Artigo em Inglês | MEDLINE | Jun 2019 | ID: mdl-31246508
Resumo: Medical programs are under pressure to maintain currency with scientific and technical advances, as well as prepare graduates for clinical work and a wide range of postgraduate careers. The value of the basic sciences in primary medical education was assessed by exploring the perceived clinical relevance and test performance trends among medical students, interns, residents, and experienced clinicians. A pilot study conducted in 2014 involved administration of a voluntary 60-item multiple-choice question test to 225 medical students and 4 interns. These participants and 26 teaching clinicians rated the items for clinical relevance. In 2016, a similarly constructed test (main study) was made a mandatory formative assessment, attempted by 563 students in years 2, 4, and 6 and by 120 commencing general practice residents. Test scores, performance trends, clinical relevance ratings, and correlations were assessed using relevant parametric and nonparametric tests. Rank order and pass-fail decisions were also reviewed.
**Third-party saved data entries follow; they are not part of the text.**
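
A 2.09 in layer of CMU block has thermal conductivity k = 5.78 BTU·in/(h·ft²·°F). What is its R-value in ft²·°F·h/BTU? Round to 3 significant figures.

R = L/k = 2.09/5.78 = 0.3616 ft²·°F·h/BTU

0.362 ft²·°F·h/BTU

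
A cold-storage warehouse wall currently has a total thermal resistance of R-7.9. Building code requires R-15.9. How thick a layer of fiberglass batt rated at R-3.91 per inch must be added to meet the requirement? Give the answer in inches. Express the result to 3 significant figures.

ΔR = 15.9 − 7.9 = 8 ft²·°F·h/BTU
L = ΔR / (R/in) = 8/3.91 = 2.046 in

2.05 in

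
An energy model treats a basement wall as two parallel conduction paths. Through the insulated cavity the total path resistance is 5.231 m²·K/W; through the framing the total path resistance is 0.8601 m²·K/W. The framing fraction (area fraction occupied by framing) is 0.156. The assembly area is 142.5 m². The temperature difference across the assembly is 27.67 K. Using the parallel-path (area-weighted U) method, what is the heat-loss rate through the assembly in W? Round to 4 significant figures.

U_eff = 0.844/5.231 + 0.156/0.8601 = 0.16135 + 0.18137 = 0.34272
R_eff = 1/U_eff = 2.9178 m²·K/W
Q = 142.5 × 27.67 / 2.9178 = 1351.3 W

1351 W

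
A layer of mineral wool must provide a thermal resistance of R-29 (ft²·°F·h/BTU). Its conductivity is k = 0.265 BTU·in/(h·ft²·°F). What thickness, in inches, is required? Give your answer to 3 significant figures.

7.69 in

L = R × k = 29 × 0.265 = 7.685 in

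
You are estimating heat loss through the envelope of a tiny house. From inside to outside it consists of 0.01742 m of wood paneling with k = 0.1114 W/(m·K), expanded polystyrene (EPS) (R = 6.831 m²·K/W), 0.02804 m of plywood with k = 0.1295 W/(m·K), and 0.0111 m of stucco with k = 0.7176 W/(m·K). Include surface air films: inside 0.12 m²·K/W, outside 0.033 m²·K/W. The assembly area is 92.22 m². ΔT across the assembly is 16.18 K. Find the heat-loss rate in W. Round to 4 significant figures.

202.4 W

0.01742/0.1114 = 0.15637
0.02804/0.1295 = 0.21653
0.0111/0.7176 = 0.015468
R_total = 0.12 + 0.15637 + 6.831 + 0.21653 + 0.015468 + 0.033 = 7.3724 m²·K/W
Q = A·ΔT/R = 92.22 × 16.18 / 7.3724 = 202.39 W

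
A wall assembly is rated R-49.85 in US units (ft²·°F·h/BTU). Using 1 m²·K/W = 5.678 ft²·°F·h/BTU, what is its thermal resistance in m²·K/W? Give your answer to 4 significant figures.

R_SI = 49.85/5.678 = 8.7795

8.779 m²·K/W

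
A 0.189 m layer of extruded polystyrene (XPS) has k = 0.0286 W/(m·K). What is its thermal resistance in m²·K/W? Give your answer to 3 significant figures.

6.61 m²·K/W

R = L/k = 0.189/0.0286 = 6.608 m²·K/W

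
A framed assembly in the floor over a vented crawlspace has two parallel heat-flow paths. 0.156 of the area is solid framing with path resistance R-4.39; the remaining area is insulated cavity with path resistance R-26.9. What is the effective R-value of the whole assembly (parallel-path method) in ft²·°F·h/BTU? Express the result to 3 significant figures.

U_eff = 0.844/26.9 + 0.156/4.39 = 0.03138 + 0.03554 = 0.06691
R_eff = 1/U_eff = 14.95 ft²·°F·h/BTU

14.9 ft²·°F·h/BTU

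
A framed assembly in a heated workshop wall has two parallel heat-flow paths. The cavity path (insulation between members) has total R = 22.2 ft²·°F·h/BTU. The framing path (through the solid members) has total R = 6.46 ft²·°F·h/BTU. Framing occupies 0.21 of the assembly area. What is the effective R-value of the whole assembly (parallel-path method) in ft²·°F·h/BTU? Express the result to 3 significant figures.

14.7 ft²·°F·h/BTU

U_eff = 0.79/22.2 + 0.21/6.46 = 0.03559 + 0.03251 = 0.06809
R_eff = 1/U_eff = 14.69 ft²·°F·h/BTU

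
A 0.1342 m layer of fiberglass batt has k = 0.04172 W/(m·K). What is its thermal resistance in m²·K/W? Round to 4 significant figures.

R = L/k = 0.1342/0.04172 = 3.2167 m²·K/W

3.217 m²·K/W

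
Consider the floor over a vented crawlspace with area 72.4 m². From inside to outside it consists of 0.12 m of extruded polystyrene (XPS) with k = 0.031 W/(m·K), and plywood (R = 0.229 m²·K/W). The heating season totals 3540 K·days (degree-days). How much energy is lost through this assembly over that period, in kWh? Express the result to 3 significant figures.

0.12/0.031 = 3.871
R_total = 3.871 + 0.229 = 4.1 m²·K/W
E = A × HDD × 24 / R / 1000 = 72.4 × 3540 × 24 / 4.1 / 1000 = 1500 kWh

1500 kWh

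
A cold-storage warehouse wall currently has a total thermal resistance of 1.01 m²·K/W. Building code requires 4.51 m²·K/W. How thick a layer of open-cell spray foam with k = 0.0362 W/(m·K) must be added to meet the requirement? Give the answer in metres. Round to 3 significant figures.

0.127 m

ΔR = 4.51 − 1.01 = 3.5 m²·K/W
L = ΔR × k = 3.5 × 0.0362 = 0.1267 m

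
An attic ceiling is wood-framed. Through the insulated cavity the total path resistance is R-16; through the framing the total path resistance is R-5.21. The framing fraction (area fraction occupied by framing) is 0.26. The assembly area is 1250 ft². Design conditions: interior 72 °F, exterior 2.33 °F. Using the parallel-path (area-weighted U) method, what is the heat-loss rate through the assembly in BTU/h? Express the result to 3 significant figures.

8370 BTU/h

U_eff = 0.74/16 + 0.26/5.21 = 0.04625 + 0.0499 = 0.09615
R_eff = 1/U_eff = 10.4 ft²·°F·h/BTU
Q = 1250 × (72 − 2.33) / 10.4 = 8374 BTU/h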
The mean test scores were 57% (SD 7.1) and 52% (SD 6.1) for the pilot and main studies, respectively. Highest scores were observed in pathology and social sciences. Overall performance increased with increasing year of study. Test scores were positively correlated with perceived relevance. There were moderate correlations (r = 0.50-0.63; P < 0.001) between participants' scores in the basic science and summative exams. Assessments may be key to fostering relevance and integration of the basic sciences. Benchmarking knowledge retention and result comparisons across topics are useful in program evaluation.